The Federal Trade Commission (FTC) announced, on Jan. 17, 2017, that a public company (the Company) and its co-founder (the Co-Founder) agreed to pay $720,000 in civil penalties in a settlement with the agency to resolve its allegations that the Co-Founder violated the reporting and waiting period requirements of the Hart-Scott-Rodino Antitrust Improvements Act of 1976 (the HSR Act) by failing to report stock acquisitions of the Company’s after its initial public offering (IPO).
The HSR Act requires parties – both individuals and companies – with investments that exceed certain jurisdictional thresholds to make filings with the FTC and the DOJ and to observe a waiting period of 30 calendar days before closing.
In the absence of an exception, the HSR Act requires an acquirer to make a filing before acquiring and holding an aggregate amount of voting securities of an issuer exceeding a monetary threshold, if the parties meet certain jurisdictional tests related to the value of the parties’ total assets and annual net sales, unless an exemption applies. The minimum monetary threshold was set at $50 million in 2001. The HSR Act also requires additional notification if the acquirer intends to make an additional acquisition of voting securities of the same issuer, and the acquirer’s aggregate holdings of that issuer following that acquisition would meet or exceed the next higher threshold of $100 million, and further notification before the next higher threshold of $500 million is met or exceeded. Beginning in 2004, these thresholds have been adjusted upward annually. Once an acquirer holds 50 percent or more of the voting securities of an issuer, subsequent acquisitions of voting securities of that issuer are exempt from HSR reporting.

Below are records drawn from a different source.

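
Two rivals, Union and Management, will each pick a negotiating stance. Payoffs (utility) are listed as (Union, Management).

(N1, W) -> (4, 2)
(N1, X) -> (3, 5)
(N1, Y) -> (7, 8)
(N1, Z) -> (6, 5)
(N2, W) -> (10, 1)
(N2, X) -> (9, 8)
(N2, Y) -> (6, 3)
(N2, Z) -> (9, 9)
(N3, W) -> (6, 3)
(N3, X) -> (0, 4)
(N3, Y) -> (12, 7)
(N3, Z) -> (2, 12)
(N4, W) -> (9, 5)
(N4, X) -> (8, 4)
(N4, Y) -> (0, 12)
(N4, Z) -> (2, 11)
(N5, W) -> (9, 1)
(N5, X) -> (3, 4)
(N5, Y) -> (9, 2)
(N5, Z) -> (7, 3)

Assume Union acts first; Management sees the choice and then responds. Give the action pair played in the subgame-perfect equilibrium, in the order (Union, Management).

Management best-responds to each possible Union move:
- N1: Management compares 2, 5, 8, 5 and picks Y; Union would get 7.
- N2: Management compares 1, 8, 3, 9 and picks Z; Union would get 9.
- N3: Management compares 3, 4, 7, 12 and picks Z; Union would get 2.
- N4: Management compares 5, 4, 12, 11 and picks Y; Union would get 0.
- N5: Management compares 1, 4, 2, 3 and picks X; Union would get 3.
Maximizing over 7, 9, 2, 0, 3, Union chooses N2. Subgame-perfect outcome: (N2, Z) with payoffs (9, 9).

(N2, Z)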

The thresholds apply to a person’s holdings of voting securities of an issue in the aggregate; in other words, a person who holds $99 million of voting securities and seeks to acquire an additional $1 million of voting stock would be completing a $100 million transaction for HSR Act threshold purposes. Additionally, under HSR rules, the holdings of a person, their spouse, and their minor children are aggregated.
The Alleged Violation
The Co-Founder served as a director of the Company since its founding in 1995. Prior to the company’s IPO in May 2008, he held approximately 57.9 percent of the voting securities of the Company. At that time, because he held over 50 percent of the Company’s voting securities, any subsequent acquisitions by him of the Company’s voting securities would be exempt from HSR reporting. However, in May 2008, the Company launched its IPO and, as a result, the Co-Founder’s holdings of outstanding voting securities of the company decreased to approximately 20.8 percent.
Because the Co-Founder then held less than 50 percent of the Company’s voting securities after the IPO, any subsequent acquisitions by him of the Company’s stock would be subject to the HSR Act (assuming that his aggregate holdings following an acquisition would exceed a monetary threshold). According to the complaint, on Oct. 31, 2011, the Co-Founder’s wife purchased voting securities of the Company on the open market and neither she nor the Co-Founder submitted any HSR filing or observed any waiting period prior to that purchase. Under HSR Rules, holdings of spouses are attributed to the individual. As a result, the Co-Founder was deemed to have made an acquisition of voting securities of the Company at a point in time in which he both (1) held less than 50 percent of the Company’s stock and (2) his aggregate holdings exceeded the $100 million reporting threshold (as adjusted to $131.9 million in 2011), without making any HSR Act notification and observing a post-filing waiting period. The Co-Founder himself continued to acquire Company voting securities through 2015, though his holdings, including those of his spouse, did not reach the $500 million (as adjusted) threshold.
The complaint states that in February 2016, the Co-Founder made a corrective filing for the 2011 acquisition by his wife. The complaint further alleges that beginning with his wife’s purchase on Oct. 31, 2011, through March 28, 2016 (the date the waiting period expired on the corrective filing), the Co-Founder was in continuous violation of the HSR Act.
The complaint also alleges a separate violation of the HSR Act by the Co-Founder as a result of a January 2008 acquisition of stock of another public company, which resulted in his holdings of that issuer exceeding the $500 million (as adjusted) threshold. A corrective filing was made for this transaction at the same time as the corrective filing for the Company acquisition.
Finally, the complaint references a prior HSR Act violation by an entity controlled at the time by the Co-Founder and his brother, originating from a transaction occurring in 1988, which was settled in 1991 for a fine of $850,000.
The HSR Act provides that “any person, or any officer, director, or partner thereof” who fails to comply with any provision of the HSR Act is liable for a civil penalty of $40,654 for each day during which such person is in violation.1 Because of the length of time during which the Co-Founder was alleged to have been in violation of the HSR Act, the maximum penalties could have technically totaled over $60 million. In assessing the fine, the FTC noted the Co-Founder’s “self-reporting of the violation and willingness to promptly settle this matter.”
This case illustrates that a founder could hold 50 percent or more of his or her company, launch an IPO and fall below 50 percent ownership threshold, and then potentially violate the HSR Act by acquiring shares in the now-public company in the open market (including through one’s spouse) at a point in time where aggregate holdings meet or exceed a HSR threshold. While not a new interpretation of HSR rules, this is the first time a complaint and fine was issued for this type of violation. It is important to note, however, that the complaint here also referenced the defendant’s prior (unrelated) violations of the HSR Act, following agency precedent to fine an individual for alleged HSR Act violations only after a prior offense by the individual or an entity that he or she controls.
The case serves as an important reminder that the FTC continues to be vigilant in strictly enforcing the requirements of the HSR Act, without regard to competitive significance of individual transactions. Individuals, particularly founders, or officers or directors of large companies, public or private, should carefully track the value of their holdings (and those of spouses and family trusts) to ensure that all transactions involving the receipt of stock of the company are completed only after any applicable requirements of the HSR Act have been satisfied.